By David Cruz
There has been enough blood spilled in the city of Paterson to last a generation, enough violence to snuff out the optimism of youth. Just last month, Armoni Sexton, a promising young basketball star, just 15, was gunned down in a drive-by shooting, just the latest tragedy in a city that has seen much more than its share.
“They want the news people to come out here and capture the bad. It’s not all bad. If we had something to do for these kids, it wouldn’t be like this,” said resident Frankie Phillips. “The mayor and all the political people down there, they don’t do nothing. They don’t ever come out unless there’s a murder. They don’t ever try to upgrade the community; they’re always trying to downgrade the community. Then when it comes time to vote, they always want somebody to vote for them. That’s why I don’t vote for anybody.”
Sexton’s killing is believed to be the latest instance of a decades-old rivalry between mostly young, black men from from the city’s Fourth Ward (up the hill) and the mostly young black men from the First Ward (or down the hill). Police Director Jerry Speziale — whose son was a teammate of Sexton — said no one can really remember how this so-called rivalry between neighborhoods even began.
“Why? Just because you’re from a different area? I mean that’s really what it was,” he said. “Today it’s kinda escalated to where guns are being involved. And that’s our job to remove those guns from the street and also to work with those kids so that they understand that you lose two lives. You lose the life you take and you lose your own life to a life in jail.”
Mayor Jose Torres has a dream of a resurgent Paterson, with economic activity creating jobs and tamping down violence, but he knows that until he gets his streets under control, that dream remains deferred — despite his boast of a 50 percent reduction in crime in the city’s hottest spots. Today, he was joined by Senate President Steve Sweeney for a firsthand look.
“We know the problems,” said Sweeney. “They’re very clear. When people come into your community to buy drugs, that’s harming this community. That stigmatizes this community. We went into one neighborhood and as soon as we stopped there were 15 to 20 guys on the corner. As soon as we stopped they disappeared.”

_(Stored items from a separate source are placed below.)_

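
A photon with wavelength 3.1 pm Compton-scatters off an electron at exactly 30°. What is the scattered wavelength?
3.4251 pm

Using the Compton formula: λ' = λ + λ_C(1 − cos θ)

For θ = 30°, cos θ = √3/2 (exact) ≈ 0.8660, so:
1 − cos 30° = 1 − (√3/2) ≈ 0.1340

Δλ = λ_C × 0.1340 = 2.4263 × 0.1340 = 0.3251 pm

λ' = 3.1 + 0.3251 = 3.4251 pm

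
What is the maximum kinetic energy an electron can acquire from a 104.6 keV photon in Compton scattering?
30.3837 keV

Maximum energy transfer occurs at θ = 180° (backscattering).

Initial photon: E₀ = 104.6 keV → λ₀ = 11.8532 pm

Maximum Compton shift (at 180°):
Δλ_max = 2λ_C = 2 × 2.4263 = 4.8526 pm

Final wavelength:
λ' = 11.8532 + 4.8526 = 16.7058 pm

Minimum photon energy (maximum energy to electron):
E'_min = hc/λ' = 74.2163 keV

Maximum electron kinetic energy:
K_max = E₀ - E'_min = 104.6000 - 74.2163 = 30.3837 keV

(Intermediate values are shown rounded; full precision is carried through to the final answer.)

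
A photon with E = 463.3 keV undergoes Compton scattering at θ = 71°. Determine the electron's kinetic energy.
175.7998 keV

By energy conservation: K_e = E_initial - E_final

First find the scattered photon energy:
Initial wavelength: λ = hc/E = 2.6761 pm
Compton shift: Δλ = λ_C(1 - cos(71°)) = 1.6364 pm
Final wavelength: λ' = 2.6761 + 1.6364 = 4.3125 pm
Final photon energy: E' = hc/λ' = 287.5002 keV

Electron kinetic energy:
K_e = E - E' = 463.3000 - 287.5002 = 175.7998 keV

(Intermediate values are shown rounded; full precision is carried through to the final answer.)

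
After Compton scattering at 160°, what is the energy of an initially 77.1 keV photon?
59.6443 keV

First convert energy to wavelength:
λ = hc/E, with hc ≈ 1239.842 keV·pm (i.e. 1239.842 eV·nm)

For E = 77.1 keV = 77100 eV:
λ = 1239.842 keV·pm / 77.1 keV
λ = 16.0810 pm

Calculate the Compton shift:
Δλ = λ_C(1 - cos(160°)) = 2.4263 × 1.9397
Δλ = 4.7063 pm

Final wavelength:
λ' = 16.0810 + 4.7063 = 20.7873 pm

Final energy:
E' = hc/λ' = 1239.842 / 20.7873 = 59.6443 keV

(Intermediate values are shown rounded; full precision is carried through to the final answer.)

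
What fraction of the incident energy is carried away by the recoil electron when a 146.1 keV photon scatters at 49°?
0.0895 (or 8.95%)

Calculate initial and final photon energies:

Initial: E₀ = 146.1 keV → λ₀ = 8.4863 pm
Compton shift: Δλ = 0.8345 pm
Final wavelength: λ' = 9.3208 pm
Final energy: E' = 133.0194 keV

Fractional energy loss:
(E₀ - E')/E₀ = (146.1000 - 133.0194)/146.1000
= 13.0806/146.1000
= 0.0895
= 8.95%

(Intermediate values are shown rounded; full precision is carried through to the final answer.)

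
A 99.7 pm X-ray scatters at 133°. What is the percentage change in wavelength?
4.0933%

Calculate the Compton shift:
Δλ = λ_C(1 - cos(133°))
Δλ = 2.4263 × (1 - cos(133°))
Δλ = 2.4263 × 1.6820
Δλ = 4.0810 pm

Percentage change:
(Δλ/λ₀) × 100 = (4.0810/99.7) × 100
= 4.0933%

(Intermediate values are shown rounded; full precision is carried through to the final answer.)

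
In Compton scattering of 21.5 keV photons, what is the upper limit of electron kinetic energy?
1.6688 keV

Maximum energy transfer occurs at θ = 180° (backscattering).

Initial photon: E₀ = 21.5 keV → λ₀ = 57.6671 pm

Maximum Compton shift (at 180°):
Δλ_max = 2λ_C = 2 × 2.4263 = 4.8526 pm

Final wavelength:
λ' = 57.6671 + 4.8526 = 62.5197 pm

Minimum photon energy (maximum energy to electron):
E'_min = hc/λ' = 19.8312 keV

Maximum electron kinetic energy:
K_max = E₀ - E'_min = 21.5000 - 19.8312 = 1.6688 keV

(Intermediate values are shown rounded; full precision is carried through to the final answer.)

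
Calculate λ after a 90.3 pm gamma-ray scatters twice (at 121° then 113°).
97.3503 pm

Apply Compton shift twice:

First scattering at θ₁ = 121°:
Δλ₁ = λ_C(1 - cos(121°))
Δλ₁ = 2.4263 × 1.5150
Δλ₁ = 3.6760 pm

After first scattering:
λ₁ = 90.3 + 3.6760 = 93.9760 pm

Second scattering at θ₂ = 113°:
Δλ₂ = λ_C(1 - cos(113°))
Δλ₂ = 2.4263 × 1.3907
Δλ₂ = 3.3743 pm

Final wavelength:
λ₂ = 93.9760 + 3.3743 = 97.3503 pm

Total shift: Δλ_total = 3.6760 + 3.3743 = 7.0503 pm

(Intermediate values are shown rounded; full precision is carried through to the final answer.)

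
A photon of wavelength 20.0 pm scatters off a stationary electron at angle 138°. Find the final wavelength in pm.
24.2294 pm

Using the Compton scattering formula:
λ' = λ + Δλ = λ + λ_C(1 - cos θ)

Given:
- Initial wavelength λ = 20.0 pm
- Scattering angle θ = 138°
- Compton wavelength λ_C ≈ 2.4263 pm

Calculate the shift:
Δλ = 2.4263 × (1 - cos(138°))
Δλ = 2.4263 × 1.7431
Δλ = 4.2294 pm

Final wavelength:
λ' = 20.0 + 4.2294 = 24.2294 pm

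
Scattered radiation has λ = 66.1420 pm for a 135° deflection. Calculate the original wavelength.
62.0000 pm

From λ' = λ + Δλ, we have λ = λ' - Δλ

First calculate the Compton shift:
Δλ = λ_C(1 - cos θ)
Δλ = 2.4263 × (1 - cos(135°))
Δλ = 2.4263 × 1.7071
Δλ = 4.1420 pm

Initial wavelength:
λ = λ' - Δλ
λ = 66.1420 - 4.1420
λ = 62.0000 pm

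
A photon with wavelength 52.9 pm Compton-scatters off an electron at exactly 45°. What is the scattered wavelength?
53.6106 pm

Using the Compton formula: λ' = λ + λ_C(1 − cos θ)

For θ = 45°, cos θ = √2/2 (exact) ≈ 0.7071, so:
1 − cos 45° = 1 − (√2/2) ≈ 0.2929

Δλ = λ_C × 0.2929 = 2.4263 × 0.2929 = 0.7106 pm

λ' = 52.9 + 0.7106 = 53.6106 pm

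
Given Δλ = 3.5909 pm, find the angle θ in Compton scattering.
118.68°

From the Compton formula Δλ = λ_C(1 - cos θ), we can solve for θ:

cos θ = 1 - Δλ/λ_C

Given:
- Δλ = 3.5909 pm
- λ_C = h/(m_e·c) ≈ 2.42631024 pm

cos θ = 1 - 3.5909/2.42631024
cos θ = 1 - 1.479984
cos θ = -0.479984

θ = arccos(-0.479984)
θ = 118.68°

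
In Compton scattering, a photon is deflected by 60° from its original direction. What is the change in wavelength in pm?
1.2132 pm

Using the Compton scattering formula:
Δλ = λ_C(1 - cos θ)

where λ_C = h/(m_e·c) ≈ 2.4263 pm is the Compton wavelength of an electron.

For θ = 60°:
cos(60°) = 0.5000
1 - cos(60°) = 0.5000

Δλ = 2.4263 × 0.5000
Δλ = 1.2132 pm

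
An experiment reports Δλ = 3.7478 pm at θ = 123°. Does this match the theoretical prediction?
Yes, consistent

Calculate the expected shift for θ = 123°:

Δλ_expected = λ_C(1 - cos(123°))
Δλ_expected = 2.4263 × (1 - cos(123°))
Δλ_expected = 2.4263 × 1.5446
Δλ_expected = 3.7478 pm

Given shift: 3.7478 pm
Expected shift: 3.7478 pm
Difference: 0.0000 pm

The values match. This is consistent with Compton scattering at the stated angle.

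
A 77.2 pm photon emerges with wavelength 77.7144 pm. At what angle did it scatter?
38.00°

First find the wavelength shift:
Δλ = λ' - λ = 77.7144 - 77.2 = 0.5144 pm

Using Δλ = λ_C(1 - cos θ), with λ_C = h/(m_e·c) ≈ 2.42631024 pm:
cos θ = 1 - Δλ/λ_C
cos θ = 1 - 0.5144/2.42631024
cos θ = 0.787991

θ = arccos(0.787991)
θ = 38.00°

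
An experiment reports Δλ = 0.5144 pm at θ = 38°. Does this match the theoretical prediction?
Yes, consistent

Calculate the expected shift for θ = 38°:

Δλ_expected = λ_C(1 - cos(38°))
Δλ_expected = 2.4263 × (1 - cos(38°))
Δλ_expected = 2.4263 × 0.2120
Δλ_expected = 0.5144 pm

Given shift: 0.5144 pm
Expected shift: 0.5144 pm
Difference: 0.0000 pm

The values match. This is consistent with Compton scattering at the stated angle.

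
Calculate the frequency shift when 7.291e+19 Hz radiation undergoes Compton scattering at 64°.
1.815e+19 Hz (decrease)

Convert frequency to wavelength (c = 299792458 m/s):
λ₀ = c/f₀ = 299792458/7.291e+19 = 4.1118154e-12 m = 4.1118 pm

Calculate Compton shift:
Δλ = λ_C(1 - cos(64°)) = 1.3627 pm

Final wavelength:
λ' = λ₀ + Δλ = 4.1118 + 1.3627 = 5.4745 pm

Final frequency:
f' = c/λ' = 299792458/5.4745012e-12 = 5.4761602e+19 Hz

Frequency shift (decrease):
Δf = f₀ - f' = 7.291e+19 - 5.4761602e+19 = 1.815e+19 Hz

(Intermediate values are shown rounded; full precision is carried through to the final answer.)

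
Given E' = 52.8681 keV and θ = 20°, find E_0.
53.2000 keV

Convert final energy to wavelength (hc ≈ 1239.842 keV·pm):
λ' = hc/E' = 1239.842 / 52.8681 = 23.4516 pm

Calculate the Compton shift:
Δλ = λ_C(1 - cos(20°))
Δλ = 2.4263 × (1 - cos(20°))
Δλ = 0.1463 pm

Initial wavelength:
λ = λ' - Δλ = 23.4516 - 0.1463 = 23.3053 pm

Initial energy:
E = hc/λ = 1239.842 / 23.3053 = 53.2000 keV

(Intermediate values are shown rounded; full precision is carried through to the final answer.)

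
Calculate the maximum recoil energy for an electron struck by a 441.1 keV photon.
279.3129 keV

Maximum energy transfer occurs at θ = 180° (backscattering).

Initial photon: E₀ = 441.1 keV → λ₀ = 2.8108 pm

Maximum Compton shift (at 180°):
Δλ_max = 2λ_C = 2 × 2.4263 = 4.8526 pm

Final wavelength:
λ' = 2.8108 + 4.8526 = 7.6634 pm

Minimum photon energy (maximum energy to electron):
E'_min = hc/λ' = 161.7871 keV

Maximum electron kinetic energy:
K_max = E₀ - E'_min = 441.1000 - 161.7871 = 279.3129 keV

(Intermediate values are shown rounded; full precision is carried through to the final answer.)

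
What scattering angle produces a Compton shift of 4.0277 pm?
131.30°

From the Compton formula Δλ = λ_C(1 - cos θ), we can solve for θ:

cos θ = 1 - Δλ/λ_C

Given:
- Δλ = 4.0277 pm
- λ_C = h/(m_e·c) ≈ 2.42631024 pm

cos θ = 1 - 4.0277/2.42631024
cos θ = 1 - 1.660010
cos θ = -0.660010

θ = arccos(-0.660010)
θ = 131.30°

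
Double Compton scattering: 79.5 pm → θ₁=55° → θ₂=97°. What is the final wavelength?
83.2566 pm

Apply Compton shift twice:

First scattering at θ₁ = 55°:
Δλ₁ = λ_C(1 - cos(55°))
Δλ₁ = 2.4263 × 0.4264
Δλ₁ = 1.0346 pm

After first scattering:
λ₁ = 79.5 + 1.0346 = 80.5346 pm

Second scattering at θ₂ = 97°:
Δλ₂ = λ_C(1 - cos(97°))
Δλ₂ = 2.4263 × 1.1219
Δλ₂ = 2.7220 pm

Final wavelength:
λ₂ = 80.5346 + 2.7220 = 83.2566 pm

Total shift: Δλ_total = 1.0346 + 2.7220 = 3.7566 pm

(Intermediate values are shown rounded; full precision is carried through to the final answer.)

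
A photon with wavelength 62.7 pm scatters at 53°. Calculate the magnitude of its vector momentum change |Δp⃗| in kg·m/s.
9.3603e-24 kg·m/s

Photon momentum magnitude is p = h/λ.

Initial momentum:
p₀ = h/λ = 6.6261e-34/6.2700e-11 = 1.0568e-23 kg·m/s

After scattering:
λ' = λ + Δλ = 62.7 + 0.9661 = 63.6661 pm
p' = h/λ' = 6.6261e-34/6.3666e-11 = 1.0408e-23 kg·m/s

Momentum is a vector; the scattered photon's direction makes angle θ = 53° with the incident direction. The magnitude of the vector change Δp⃗ = p⃗₀ − p⃗' is found from the law of cosines:
|Δp⃗|² = p₀² + p'² − 2p₀p'cos θ
|Δp⃗|² = (1.0568e-23)² + (1.0408e-23)² − 2·1.0568e-23·1.0408e-23·cos(53°)
|Δp⃗| = 9.3603e-24 kg·m/s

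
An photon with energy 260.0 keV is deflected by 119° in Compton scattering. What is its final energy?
148.1075 keV

First convert energy to wavelength:
λ = hc/E, with hc ≈ 1239.842 keV·pm (i.e. 1239.842 eV·nm)

For E = 260.0 keV = 260000 eV:
λ = 1239.842 keV·pm / 260.0 keV
λ = 4.7686 pm

Calculate the Compton shift:
Δλ = λ_C(1 - cos(119°)) = 2.4263 × 1.4848
Δλ = 3.6026 pm

Final wavelength:
λ' = 4.7686 + 3.6026 = 8.3712 pm

Final energy:
E' = hc/λ' = 1239.842 / 8.3712 = 148.1075 keV

(Intermediate values are shown rounded; full precision is carried through to the final answer.)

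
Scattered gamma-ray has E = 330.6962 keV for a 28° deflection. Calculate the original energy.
357.8000 keV

Convert final energy to wavelength (hc ≈ 1239.842 keV·pm):
λ' = hc/E' = 1239.842 / 330.6962 = 3.7492 pm

Calculate the Compton shift:
Δλ = λ_C(1 - cos(28°))
Δλ = 2.4263 × (1 - cos(28°))
Δλ = 0.2840 pm

Initial wavelength:
λ = λ' - Δλ = 3.7492 - 0.2840 = 3.4652 pm

Initial energy:
E = hc/λ = 1239.842 / 3.4652 = 357.8000 keV

(Intermediate values are shown rounded; full precision is carried through to the final answer.)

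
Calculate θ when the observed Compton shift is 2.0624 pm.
81.37°

From the Compton formula Δλ = λ_C(1 - cos θ), we can solve for θ:

cos θ = 1 - Δλ/λ_C

Given:
- Δλ = 2.0624 pm
- λ_C = h/(m_e·c) ≈ 2.42631024 pm

cos θ = 1 - 2.0624/2.42631024
cos θ = 1 - 0.850015
cos θ = 0.149985

θ = arccos(0.149985)
θ = 81.37°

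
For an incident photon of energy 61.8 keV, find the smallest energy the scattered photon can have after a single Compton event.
49.7633 keV (at θ = 180°)

The scattered photon has minimum energy when its wavelength is maximum, i.e., when the Compton shift Δλ = λ_C(1 − cos θ) is maximum. This occurs at θ = 180° (backscattering), giving Δλ_max = 2λ_C = 4.8526 pm.

Initial wavelength: λ₀ = hc/E₀ = 20.0622 pm
Maximum final wavelength: λ'_max = λ₀ + 2λ_C = 20.0622 + 4.8526 = 24.9148 pm
Minimum final energy: E'_min = hc/λ'_max = 49.7633 keV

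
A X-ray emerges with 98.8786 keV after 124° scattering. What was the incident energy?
141.6000 keV

Convert final energy to wavelength (hc ≈ 1239.842 keV·pm):
λ' = hc/E' = 1239.842 / 98.8786 = 12.5390 pm

Calculate the Compton shift:
Δλ = λ_C(1 - cos(124°))
Δλ = 2.4263 × (1 - cos(124°))
Δλ = 3.7831 pm

Initial wavelength:
λ = λ' - Δλ = 12.5390 - 3.7831 = 8.7559 pm

Initial energy:
E = hc/λ = 1239.842 / 8.7559 = 141.6000 keV

(Intermediate values are shown rounded; full precision is carried through to the final answer.)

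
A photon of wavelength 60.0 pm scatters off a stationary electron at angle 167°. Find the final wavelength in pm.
64.7904 pm

Using the Compton scattering formula:
λ' = λ + Δλ = λ + λ_C(1 - cos θ)

Given:
- Initial wavelength λ = 60.0 pm
- Scattering angle θ = 167°
- Compton wavelength λ_C ≈ 2.4263 pm

Calculate the shift:
Δλ = 2.4263 × (1 - cos(167°))
Δλ = 2.4263 × 1.9744
Δλ = 4.7904 pm

Final wavelength:
λ' = 60.0 + 4.7904 = 64.7904 pm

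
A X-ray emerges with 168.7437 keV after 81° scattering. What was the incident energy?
233.9000 keV

Convert final energy to wavelength (hc ≈ 1239.842 keV·pm):
λ' = hc/E' = 1239.842 / 168.7437 = 7.3475 pm

Calculate the Compton shift:
Δλ = λ_C(1 - cos(81°))
Δλ = 2.4263 × (1 - cos(81°))
Δλ = 2.0468 pm

Initial wavelength:
λ = λ' - Δλ = 7.3475 - 2.0468 = 5.3007 pm

Initial energy:
E = hc/λ = 1239.842 / 5.3007 = 233.9000 keV

(Intermediate values are shown rounded; full precision is carried through to the final answer.)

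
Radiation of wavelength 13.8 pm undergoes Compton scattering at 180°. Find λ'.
18.6526 pm

Using the Compton formula: λ' = λ + λ_C(1 − cos θ)

For θ = 180°, cos θ = -1 (exact) = -1.0000, so:
1 − cos 180° = 1 − (-1) = 2.0000

Δλ = λ_C × 2.0000 = 2.4263 × 2.0000 = 4.8526 pm

λ' = 13.8 + 4.8526 = 18.6526 pm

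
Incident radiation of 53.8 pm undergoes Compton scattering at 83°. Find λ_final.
55.9306 pm

Using the Compton scattering formula:
λ' = λ + Δλ = λ + λ_C(1 - cos θ)

Given:
- Initial wavelength λ = 53.8 pm
- Scattering angle θ = 83°
- Compton wavelength λ_C ≈ 2.4263 pm

Calculate the shift:
Δλ = 2.4263 × (1 - cos(83°))
Δλ = 2.4263 × 0.8781
Δλ = 2.1306 pm

Final wavelength:
λ' = 53.8 + 2.1306 = 55.9306 pm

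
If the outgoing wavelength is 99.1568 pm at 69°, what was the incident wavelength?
97.6000 pm

From λ' = λ + Δλ, we have λ = λ' - Δλ

First calculate the Compton shift:
Δλ = λ_C(1 - cos θ)
Δλ = 2.4263 × (1 - cos(69°))
Δλ = 2.4263 × 0.6416
Δλ = 1.5568 pm

Initial wavelength:
λ = λ' - Δλ
λ = 99.1568 - 1.5568
λ = 97.6000 pm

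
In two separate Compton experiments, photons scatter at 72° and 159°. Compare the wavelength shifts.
159° produces the larger shift by a factor of 2.798

Calculate both shifts using Δλ = λ_C(1 - cos θ):

For θ₁ = 72°:
Δλ₁ = 2.4263 × (1 - cos(72°))
Δλ₁ = 2.4263 × 0.6910
Δλ₁ = 1.6765 pm

For θ₂ = 159°:
Δλ₂ = 2.4263 × (1 - cos(159°))
Δλ₂ = 2.4263 × 1.9336
Δλ₂ = 4.6915 pm

The 159° angle produces the larger shift.
Ratio: 4.6915/1.6765 = 2.798

(Intermediate values are shown rounded; full precision is carried through to the final answer.)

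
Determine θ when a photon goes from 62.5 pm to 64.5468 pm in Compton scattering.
81.00°

First find the wavelength shift:
Δλ = λ' - λ = 64.5468 - 62.5 = 2.0468 pm

Using Δλ = λ_C(1 - cos θ), with λ_C = h/(m_e·c) ≈ 2.42631024 pm:
cos θ = 1 - Δλ/λ_C
cos θ = 1 - 2.0468/2.42631024
cos θ = 0.156415

θ = arccos(0.156415)
θ = 81.00°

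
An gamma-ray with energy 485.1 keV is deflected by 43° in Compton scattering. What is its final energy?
386.5245 keV

First convert energy to wavelength:
λ = hc/E, with hc ≈ 1239.842 keV·pm (i.e. 1239.842 eV·nm)

For E = 485.1 keV = 485100 eV:
λ = 1239.842 keV·pm / 485.1 keV
λ = 2.5558 pm

Calculate the Compton shift:
Δλ = λ_C(1 - cos(43°)) = 2.4263 × 0.2686
Δλ = 0.6518 pm

Final wavelength:
λ' = 2.5558 + 0.6518 = 3.2077 pm

Final energy:
E' = hc/λ' = 1239.842 / 3.2077 = 386.5245 keV

(Intermediate values are shown rounded; full precision is carried through to the final answer.)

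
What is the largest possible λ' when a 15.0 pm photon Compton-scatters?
19.8526 pm (at θ = 180°)

The Compton shift is Δλ = λ_C(1 − cos θ).

Since cos θ ranges from −1 to 1, the factor (1 − cos θ) ranges from 0 to 2; the maximum shift occurs at θ = 180° (backscattering):
Δλ_max = 2λ_C = 2 × 2.4263 pm = 4.8526 pm

Maximum scattered wavelength:
λ'_max = λ₀ + Δλ_max = 15.0 + 4.8526 = 19.8526 pm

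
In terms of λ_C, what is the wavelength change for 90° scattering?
1.0000 λ_C

The Compton shift formula is:
Δλ = λ_C(1 - cos θ)

Dividing both sides by λ_C:
Δλ/λ_C = 1 - cos θ

For θ = 90°:
Δλ/λ_C = 1 - cos(90°)
Δλ/λ_C = 1 - 0.0000
Δλ/λ_C = 1.0000

This means the shift is 1.0000 × λ_C = 2.4263 pm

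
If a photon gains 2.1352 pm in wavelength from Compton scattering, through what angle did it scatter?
83.11°

From the Compton formula Δλ = λ_C(1 - cos θ), we can solve for θ:

cos θ = 1 - Δλ/λ_C

Given:
- Δλ = 2.1352 pm
- λ_C = h/(m_e·c) ≈ 2.42631024 pm

cos θ = 1 - 2.1352/2.42631024
cos θ = 1 - 0.880019
cos θ = 0.119981

θ = arccos(0.119981)
θ = 83.11°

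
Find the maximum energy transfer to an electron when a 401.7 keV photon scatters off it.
245.5311 keV

Maximum energy transfer occurs at θ = 180° (backscattering).

Initial photon: E₀ = 401.7 keV → λ₀ = 3.0865 pm

Maximum Compton shift (at 180°):
Δλ_max = 2λ_C = 2 × 2.4263 = 4.8526 pm

Final wavelength:
λ' = 3.0865 + 4.8526 = 7.9391 pm

Minimum photon energy (maximum energy to electron):
E'_min = hc/λ' = 156.1689 keV

Maximum electron kinetic energy:
K_max = E₀ - E'_min = 401.7000 - 156.1689 = 245.5311 keV

(Intermediate values are shown rounded; full precision is carried through to the final answer.)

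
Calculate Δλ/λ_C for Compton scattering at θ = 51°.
0.3707 λ_C

The Compton shift formula is:
Δλ = λ_C(1 - cos θ)

Dividing both sides by λ_C:
Δλ/λ_C = 1 - cos θ

For θ = 51°:
Δλ/λ_C = 1 - cos(51°)
Δλ/λ_C = 1 - 0.6293
Δλ/λ_C = 0.3707

This means the shift is 0.3707 × λ_C = 0.8994 pm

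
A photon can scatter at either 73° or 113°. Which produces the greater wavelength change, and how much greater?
113° produces the larger shift by a factor of 1.965

Calculate both shifts using Δλ = λ_C(1 - cos θ):

For θ₁ = 73°:
Δλ₁ = 2.4263 × (1 - cos(73°))
Δλ₁ = 2.4263 × 0.7076
Δλ₁ = 1.7169 pm

For θ₂ = 113°:
Δλ₂ = 2.4263 × (1 - cos(113°))
Δλ₂ = 2.4263 × 1.3907
Δλ₂ = 3.3743 pm

The 113° angle produces the larger shift.
Ratio: 3.3743/1.7169 = 1.965

(Intermediate values are shown rounded; full precision is carried through to the final answer.)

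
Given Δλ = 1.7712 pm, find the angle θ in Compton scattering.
74.34°

From the Compton formula Δλ = λ_C(1 - cos θ), we can solve for θ:

cos θ = 1 - Δλ/λ_C

Given:
- Δλ = 1.7712 pm
- λ_C = h/(m_e·c) ≈ 2.42631024 pm

cos θ = 1 - 1.7712/2.42631024
cos θ = 1 - 0.729997
cos θ = 0.270003

θ = arccos(0.270003)
θ = 74.34°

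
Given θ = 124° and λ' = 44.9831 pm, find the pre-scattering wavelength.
41.2000 pm

From λ' = λ + Δλ, we have λ = λ' - Δλ

First calculate the Compton shift:
Δλ = λ_C(1 - cos θ)
Δλ = 2.4263 × (1 - cos(124°))
Δλ = 2.4263 × 1.5592
Δλ = 3.7831 pm

Initial wavelength:
λ = λ' - Δλ
λ = 44.9831 - 3.7831
λ = 41.2000 pm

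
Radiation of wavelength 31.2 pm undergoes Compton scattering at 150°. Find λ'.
35.7276 pm

Using the Compton formula: λ' = λ + λ_C(1 − cos θ)

For θ = 150°, cos θ = -√3/2 (exact) ≈ -0.8660, so:
1 − cos 150° = 1 − (-√3/2) ≈ 1.8660

Δλ = λ_C × 1.8660 = 2.4263 × 1.8660 = 4.5276 pm

λ' = 31.2 + 4.5276 = 35.7276 pm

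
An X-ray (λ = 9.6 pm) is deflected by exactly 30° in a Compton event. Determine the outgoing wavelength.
9.9251 pm

Using the Compton formula: λ' = λ + λ_C(1 − cos θ)

For θ = 30°, cos θ = √3/2 (exact) ≈ 0.8660, so:
1 − cos 30° = 1 − (√3/2) ≈ 0.1340

Δλ = λ_C × 0.1340 = 2.4263 × 0.1340 = 0.3251 pm

λ' = 9.6 + 0.3251 = 9.9251 pm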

Torres said help is on the way. “I made a commitment that I would hire 25 new police officers to replace the 125 that were laid off during the previous administration — that’s 25 per year. I’m glad to say, we haven’t been in office a year and we’ve added 47 new police officers to the rank and file and in July we’re starting our other academy.”
A truce brokered by community leaders has brought some calm to the block where Sexton was killed, but summer’s just begun and with jobs and recreation activities scarce, Patersonians are left to hope that things stay this way because — they say — hope is the only thing they can really count on.